I am a 57-year-old white American male infected with Hepatitis C. I am involved in a controlled medical research study by Roche Pharmaceuticals of an experimental Polymerase Inhibitor (RO5024048 also known as RG7128) drug therapy for the virus. This document is the story of my illness and the experience of treatment. My lovely and pretty damn wonderful wife will be contributing her take on the experience as well.

Thursday, September 16, 2010

Latest Viral Load Count – So Close…

When I checked the mailbox on the way home from work today, the envelope with my latest test results was there. The other two envelopes were my paycheck and my wife’s paycheck, but I didn’t register that until later. I wasn’t thinking about money. The only thing I was thinking about was whether those results would show my viral load was undetectable.

In situations like these (preparing to open the envelope bearing important news), you find that you’re still mentally a primitve creature. I’m not a god-botherer, as the Brits would say, but as I walked in the house I was chanting to myself, “Yes, this is it. Please be undetectable. Yes, this is the week. Come on, let’s see undetectable results.” I sat down at the kitchen table (okay, it was the table on the back porch but you get the picture), held the envelope, took a deep breath and opened it up.

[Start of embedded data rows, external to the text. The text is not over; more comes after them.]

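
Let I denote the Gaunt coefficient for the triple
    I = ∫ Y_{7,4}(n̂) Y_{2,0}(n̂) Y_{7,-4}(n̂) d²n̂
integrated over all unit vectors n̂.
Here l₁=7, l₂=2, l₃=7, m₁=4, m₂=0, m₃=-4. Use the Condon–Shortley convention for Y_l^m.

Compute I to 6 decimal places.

Checks pass: Σm=0; 16 even; l₃=7∈[5,9].
(2·7+1)(2·2+1)(2·7+1) = 1125
Δ: 2! 12! 2! / 17! → 1/185640
sum: t=0:+1/2419200 t=1:−1/518400 t=2:+1/2419200 = -1/907200
3j²(7 2 7; 0 0 0) = Δ·Π!·Σ² = 56/3315  (sign +1)
sum: t=0:+1/8709120 t=1:−1/7257600 t=2:+1/159667200 = -1/59875200
3j²(7 2 7; 4 0 -4) = Δ·Π!·Σ² = 8/23205  (sign +1)
combine: 4πI² = 1125·56/3315·8/23205 = 320/48841
take √, sign +1: I = 0.02283378

0.022834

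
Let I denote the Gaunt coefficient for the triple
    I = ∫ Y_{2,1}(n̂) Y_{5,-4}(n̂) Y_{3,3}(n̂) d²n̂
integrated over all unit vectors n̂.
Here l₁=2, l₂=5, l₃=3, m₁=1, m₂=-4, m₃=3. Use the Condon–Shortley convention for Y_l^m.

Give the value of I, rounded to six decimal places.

0.219610

m-sum 0 ✓  L=10 even ✓  3≤3≤7 ✓
Π(2lᵢ+1) = 5×11×7 = 385
triangle coeff Δ(2,5,3) = 1/2310
Σ_t [2,2]: t=2:+1/144 = 1/144
(3j)²=10/231 [(2 5 3; 0 0 0)], sign=-1
Σ_t [1,1]: t=1:−1/4320 = -1/4320
(3j)²=2/55 [(2 5 3; 1 -4 3)], sign=-1
⇒ 4πI² = 20/33
I = (+1)√(20/33/(4π)) = 0.21961050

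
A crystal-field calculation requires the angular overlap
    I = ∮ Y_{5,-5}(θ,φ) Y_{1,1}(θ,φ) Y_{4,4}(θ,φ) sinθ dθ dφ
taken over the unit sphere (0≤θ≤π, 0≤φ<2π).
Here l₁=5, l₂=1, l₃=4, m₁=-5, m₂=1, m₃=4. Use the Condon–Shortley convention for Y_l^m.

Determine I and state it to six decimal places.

-0.329416

m-sum 0 ✓  L=10 even ✓  4≤4≤6 ✓
Π(2lᵢ+1) = 11×3×9 = 297
triangle coeff Δ(5,1,4) = 1/495
Σ_t [1,1]: t=1:−1/576 = -1/576
(3j)²=5/99 [(5 1 4; 0 0 0)], sign=-1
Σ_t [2,2]: t=2:+1/80640 = 1/80640
(3j)²=1/11 [(5 1 4; -5 1 4)], sign=+1
⇒ 4πI² = 15/11
I = (-1)√(15/11/(4π)) = -0.32941575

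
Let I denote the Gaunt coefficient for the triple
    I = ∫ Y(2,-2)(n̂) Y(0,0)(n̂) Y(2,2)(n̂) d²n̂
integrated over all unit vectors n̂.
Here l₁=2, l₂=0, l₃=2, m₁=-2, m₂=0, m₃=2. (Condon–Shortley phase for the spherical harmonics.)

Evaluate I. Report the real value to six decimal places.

m-sum 0 ✓  L=4 even ✓  2≤2≤2 ✓
Π(2lᵢ+1) = 5×1×5 = 25
triangle coeff Δ(2,0,2) = 1/5
Σ_t [0,0]: t=0:+1/4 = 1/4
(3j)²=1/5 [(2 0 2; 0 0 0)], sign=+1
Σ_t [0,0]: t=0:+1/24 = 1/24
(3j)²=1/5 [(2 0 2; -2 0 2)], sign=+1
⇒ 4πI² = 1/1
I = (+1)√(1/1/(4π)) = 0.28209479

0.282095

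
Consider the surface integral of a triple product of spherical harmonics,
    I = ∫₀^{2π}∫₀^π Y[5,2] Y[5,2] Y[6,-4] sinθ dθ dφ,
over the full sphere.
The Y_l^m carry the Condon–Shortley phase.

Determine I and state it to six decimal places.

Rules hold: Σm=0, L=16 even, 0≤6≤10.
N = 11·11·13 = 1573
Δ = 4!·6!·6!/17! = 1/28588560
Racah Σ t=0..4: t=0:+1/345600 t=1:−1/13824 t=2:+1/5184 t=3:−1/13824 t=4:+1/345600 = 7/129600
⇒ 3j(5 5 6; 0 0 0)² = 80/7293, sgn +1
Racah Σ t=1..3: t=1:−1/207360 t=2:+1/57600 t=3:−1/207360 = 1/129600
⇒ 3j(5 5 6; 2 2 -4)² = 168/12155, sgn +1
4πI² = N·(3j₀)²·(3jₘ)² = 896/3757
I = +1·√(0.238488/4π) = 0.13776169

0.137762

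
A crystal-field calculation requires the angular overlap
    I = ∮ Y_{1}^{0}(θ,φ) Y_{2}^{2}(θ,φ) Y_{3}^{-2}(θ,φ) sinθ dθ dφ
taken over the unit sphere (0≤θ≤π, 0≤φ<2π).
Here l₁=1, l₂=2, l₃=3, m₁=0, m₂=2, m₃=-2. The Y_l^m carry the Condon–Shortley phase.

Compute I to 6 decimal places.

Rules hold: Σm=0, L=6 even, 1≤3≤3.
N = 3·5·7 = 105
Δ = 0!·2!·4!/7! = 1/105
Racah Σ t=0..0: t=0:+1/4 = 1/4
⇒ 3j(1 2 3; 0 0 0)² = 3/35, sgn -1
Racah Σ t=0..0: t=0:+1/24 = 1/24
⇒ 3j(1 2 3; 0 2 -2)² = 1/21, sgn -1
4πI² = N·(3j₀)²·(3jₘ)² = 3/7
I = +1·√(0.428571/4π) = 0.18467439

0.184674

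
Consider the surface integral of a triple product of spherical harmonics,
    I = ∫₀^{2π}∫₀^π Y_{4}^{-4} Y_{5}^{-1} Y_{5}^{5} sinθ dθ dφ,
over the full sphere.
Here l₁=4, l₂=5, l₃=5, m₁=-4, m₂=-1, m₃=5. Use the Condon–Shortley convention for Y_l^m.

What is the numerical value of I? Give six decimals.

-0.075170

Checks pass: Σm=0; 14 even; l₃=5∈[1,9].
(2·4+1)(2·5+1)(2·5+1) = 1089
Δ: 4! 4! 6! / 15! → 1/3153150
sum: t=0:+1/69120 t=1:−1/1728 t=2:+1/576 t=3:−1/1728 t=4:+1/69120 = 7/11520
3j²(4 5 5; 0 0 0) = Δ·Π!·Σ² = 2/143  (sign -1)
sum: t=4:+1/414720 = 1/414720
3j²(4 5 5; -4 -1 5) = Δ·Π!·Σ² = 2/429  (sign +1)
combine: 4πI² = 1089·2/143·2/429 = 12/169
take √, sign -1: I = -0.07516962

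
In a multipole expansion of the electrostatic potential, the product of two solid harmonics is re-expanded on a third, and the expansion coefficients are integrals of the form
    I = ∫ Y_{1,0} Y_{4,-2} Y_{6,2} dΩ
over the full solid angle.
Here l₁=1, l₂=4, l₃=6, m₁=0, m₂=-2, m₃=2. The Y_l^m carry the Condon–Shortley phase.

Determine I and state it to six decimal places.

0.000000

|1−4|≤6≤1+4 violated ⇒ I = 0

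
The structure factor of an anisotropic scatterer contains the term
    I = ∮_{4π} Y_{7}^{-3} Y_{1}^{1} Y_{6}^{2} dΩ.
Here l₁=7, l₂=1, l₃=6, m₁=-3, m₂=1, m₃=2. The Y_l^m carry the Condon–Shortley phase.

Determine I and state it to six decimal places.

Checks pass: Σm=0; 14 even; l₃=6∈[6,8].
(2·7+1)(2·1+1)(2·6+1) = 585
Δ: 2! 12! 0! / 15! → 1/1365
sum: t=1:−1/518400 = -1/518400
3j²(7 1 6; 0 0 0) = Δ·Π!·Σ² = 7/195  (sign -1)
sum: t=2:+1/1935360 = 1/1935360
3j²(7 1 6; -3 1 2) = Δ·Π!·Σ² = 3/91  (sign +1)
combine: 4πI² = 585·7/195·3/91 = 9/13
take √, sign -1: I = -0.23471705

-0.234717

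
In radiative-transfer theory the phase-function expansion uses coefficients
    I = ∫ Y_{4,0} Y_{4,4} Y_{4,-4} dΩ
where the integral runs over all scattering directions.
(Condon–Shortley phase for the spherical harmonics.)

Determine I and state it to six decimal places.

Rules hold: Σm=0, L=12 even, 0≤4≤8.
N = 9·9·9 = 729
Δ = 4!·4!·4!/13! = 1/450450
Racah Σ t=0..4: t=0:+1/13824 t=1:−1/216 t=2:+1/64 t=3:−1/216 t=4:+1/13824 = 5/768
⇒ 3j(4 4 4; 0 0 0)² = 18/1001, sgn +1
Racah Σ t=4..4: t=4:+1/13824 = 1/13824
⇒ 3j(4 4 4; 0 4 -4)² = 14/1287, sgn +1
4πI² = N·(3j₀)²·(3jₘ)² = 2916/20449
I = +1·√(0.142599/4π) = 0.10652531

0.106525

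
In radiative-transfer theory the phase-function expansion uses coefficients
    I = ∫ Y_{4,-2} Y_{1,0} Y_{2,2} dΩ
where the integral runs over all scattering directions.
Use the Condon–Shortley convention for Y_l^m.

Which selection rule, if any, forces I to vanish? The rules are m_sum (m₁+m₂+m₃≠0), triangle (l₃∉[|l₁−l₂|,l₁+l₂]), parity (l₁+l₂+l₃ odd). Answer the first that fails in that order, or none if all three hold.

triangle

Σmᵢ = 0  ✓
l₃∈[|l₁−l₂|,l₁+l₂]=[3,5], have l₃=2  ✗
Σlᵢ = 7 ⇒ odd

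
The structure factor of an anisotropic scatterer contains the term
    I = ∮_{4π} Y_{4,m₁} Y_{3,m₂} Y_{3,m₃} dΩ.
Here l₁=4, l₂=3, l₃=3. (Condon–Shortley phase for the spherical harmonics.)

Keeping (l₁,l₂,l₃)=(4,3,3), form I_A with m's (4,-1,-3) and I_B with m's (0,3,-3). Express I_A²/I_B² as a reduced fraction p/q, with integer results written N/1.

l's match ⇒ only the (l;m) 3-j factors differ between A and B.
A: triangle coeff Δ(4,3,3) = 1/34650; Σ_t [0,0]: t=0:+1/1152 = 1/1152; (3j)²=1/33 [(4 3 3; 4 -1 -3)], sign=+1
B: triangle coeff Δ(4,3,3) = 1/34650; Σ_t [4,4]: t=4:+1/1152 = 1/1152; (3j)²=1/154 [(4 3 3; 0 3 -3)], sign=+1
I_A²/I_B² = (1/33)/(1/154) = 14/3

14/3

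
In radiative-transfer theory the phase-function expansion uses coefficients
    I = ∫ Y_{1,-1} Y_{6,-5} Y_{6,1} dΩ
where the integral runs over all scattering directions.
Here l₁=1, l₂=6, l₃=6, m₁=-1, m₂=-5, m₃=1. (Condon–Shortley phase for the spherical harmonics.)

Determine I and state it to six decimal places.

m-sum = -1 − 5 + 1 = -5 ≠ 0 ⇒ I = 0

0.000000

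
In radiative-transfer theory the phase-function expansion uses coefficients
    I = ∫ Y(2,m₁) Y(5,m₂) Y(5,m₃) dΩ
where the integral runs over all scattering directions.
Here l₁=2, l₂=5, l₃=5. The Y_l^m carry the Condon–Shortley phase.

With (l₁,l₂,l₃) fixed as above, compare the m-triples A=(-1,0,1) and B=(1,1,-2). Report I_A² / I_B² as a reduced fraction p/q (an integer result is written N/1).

Same 2,5,5: normalisation and zero-m 3j drop out of the ratio.
A: Δ: 2! 2! 8! / 13! → 1/38610; sum: t=1:−1/1152 t=2:+1/1440 = -1/5760; 3j²(2 5 5; -1 0 1) = Δ·Π!·Σ² = 1/858  (sign -1)
B: Δ: 2! 2! 8! / 13! → 1/38610; sum: t=0:+1/2880 t=1:−1/1440 = -1/2880; 3j²(2 5 5; 1 1 -2) = Δ·Π!·Σ² = 7/715  (sign +1)
I_A²/I_B² = (1/858)/(7/715) = 5/42

5/42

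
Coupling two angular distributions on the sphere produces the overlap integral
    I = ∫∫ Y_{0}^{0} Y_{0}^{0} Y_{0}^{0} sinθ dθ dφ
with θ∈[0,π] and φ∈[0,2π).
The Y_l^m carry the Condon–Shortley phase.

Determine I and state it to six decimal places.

m-sum 0 ✓  L=0 even ✓  0≤0≤0 ✓
Π(2lᵢ+1) = 1×1×1 = 1
triangle coeff Δ(0,0,0) = 1/1
Σ_t [0,0]: t=0:+1/1 = 1/1
(3j)²=1/1 [(0 0 0; 0 0 0)], sign=+1
(m-triple is (0,0,0) — same symbol as above.)
⇒ 4πI² = 1/1
I = (+1)√(1/1/(4π)) = 0.28209479

0.282095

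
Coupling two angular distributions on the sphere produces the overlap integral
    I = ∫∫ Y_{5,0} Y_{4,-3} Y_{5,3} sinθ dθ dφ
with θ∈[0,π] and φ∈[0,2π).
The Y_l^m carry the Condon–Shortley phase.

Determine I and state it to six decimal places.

0.130198

Rules hold: Σm=0, L=14 even, 1≤5≤9.
N = 11·9·11 = 1089
Δ = 4!·6!·4!/15! = 1/3153150
Racah Σ t=0..4: t=0:+1/69120 t=1:−1/1728 t=2:+1/576 t=3:−1/1728 t=4:+1/69120 = 7/11520
⇒ 3j(5 4 5; 0 0 0)² = 2/143, sgn -1
Racah Σ t=0..1: t=0:+1/17280 t=1:−1/6912 = -1/11520
⇒ 3j(5 4 5; 0 -3 3)² = 2/143, sgn -1
4πI² = N·(3j₀)²·(3jₘ)² = 36/169
I = +1·√(0.213018/4π) = 0.13019760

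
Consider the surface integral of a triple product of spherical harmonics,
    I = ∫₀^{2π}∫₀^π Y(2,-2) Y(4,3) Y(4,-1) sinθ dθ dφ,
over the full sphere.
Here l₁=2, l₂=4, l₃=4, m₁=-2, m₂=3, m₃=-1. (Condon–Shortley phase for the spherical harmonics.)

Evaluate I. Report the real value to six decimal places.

m-sum 0 ✓  L=10 even ✓  2≤4≤6 ✓
Π(2lᵢ+1) = 5×9×9 = 405
triangle coeff Δ(2,4,4) = 1/13860
Σ_t [0,2]: t=0:+1/192 t=1:−1/36 t=2:+1/192 = -5/288
(3j)²=20/693 [(2 4 4; 0 0 0)], sign=-1
Σ_t [2,2]: t=2:+1/480 = 1/480
(3j)²=3/110 [(2 4 4; -2 3 -1)], sign=-1
⇒ 4πI² = 270/847
I = (+1)√(270/847/(4π)) = 0.15927046

0.159270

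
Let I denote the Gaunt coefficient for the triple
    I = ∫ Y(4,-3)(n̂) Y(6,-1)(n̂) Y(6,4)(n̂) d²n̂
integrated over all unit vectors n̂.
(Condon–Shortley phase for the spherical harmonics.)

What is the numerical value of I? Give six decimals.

-0.154578

Rules hold: Σm=0, L=16 even, 2≤6≤10.
N = 9·13·13 = 1521
Δ = 4!·4!·8!/17! = 1/15315300
Racah Σ t=0..4: t=0:+1/829440 t=1:−1/25920 t=2:+1/9216 t=3:−1/25920 t=4:+1/829440 = 7/207360
⇒ 3j(4 6 6; 0 0 0)² = 28/2431, sgn +1
Racah Σ t=3..4: t=3:−1/207360 t=4:+1/725760 = -1/290304
⇒ 3j(4 6 6; -3 -1 4)² = 125/7293, sgn -1
4πI² = N·(3j₀)²·(3jₘ)² = 10500/34969
I = -1·√(0.300266/4π) = -0.15457815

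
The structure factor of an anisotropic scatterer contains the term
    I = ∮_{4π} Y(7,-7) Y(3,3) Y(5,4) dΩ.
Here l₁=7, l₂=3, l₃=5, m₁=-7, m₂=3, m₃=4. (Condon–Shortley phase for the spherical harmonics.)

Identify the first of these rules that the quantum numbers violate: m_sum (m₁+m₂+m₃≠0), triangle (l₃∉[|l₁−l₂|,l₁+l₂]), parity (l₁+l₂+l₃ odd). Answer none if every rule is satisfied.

Σmᵢ = 0  ✓
l₃∈[|l₁−l₂|,l₁+l₂]=[4,10], have l₃=5  ✓
Σlᵢ = 15 ⇒ odd  ✗

parity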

My viral load numbers since the viral breakthrough have been: 40.000; 10,000; 5,000; 1,500; 990; 310 and 110 IU/ml. I was really hoping that I would get that final bump down but it didn’t quite happen. The number was 60 IU/ml. Undetectable on this test is 43. It’s been 13 weeks since I went back on full interferon dosing after the breakthrough and I’m not quite there yet. Seventeen of those little bits of viral DNA per milliliter are still hanging on in various nooks and crannies of my bloodstream.

Objectively, this is not the best news. The longer it takes you to reach undetectable levels the lower your percentage of having a sustained viral response at the end of your chemotherapy. But I’m going to keep the same attitude that I had at the beginning of the RO5024048 polymerase inhibitor trial just under ten months ago. Back then I refused to believe that I would not get the test drug and would end up in the placebo arm of the trial. Now, I refuse to believe that I will not be one of the 25% or so who obtain an SVR as slower responders.

I’m not as stubborn as my wife’s Irish ancestry allows her to be, but I have my own stubborn Polish fatalism going for me and I’m going to ride it to the finish. Primitive mentality yes, but it’s the only one I have.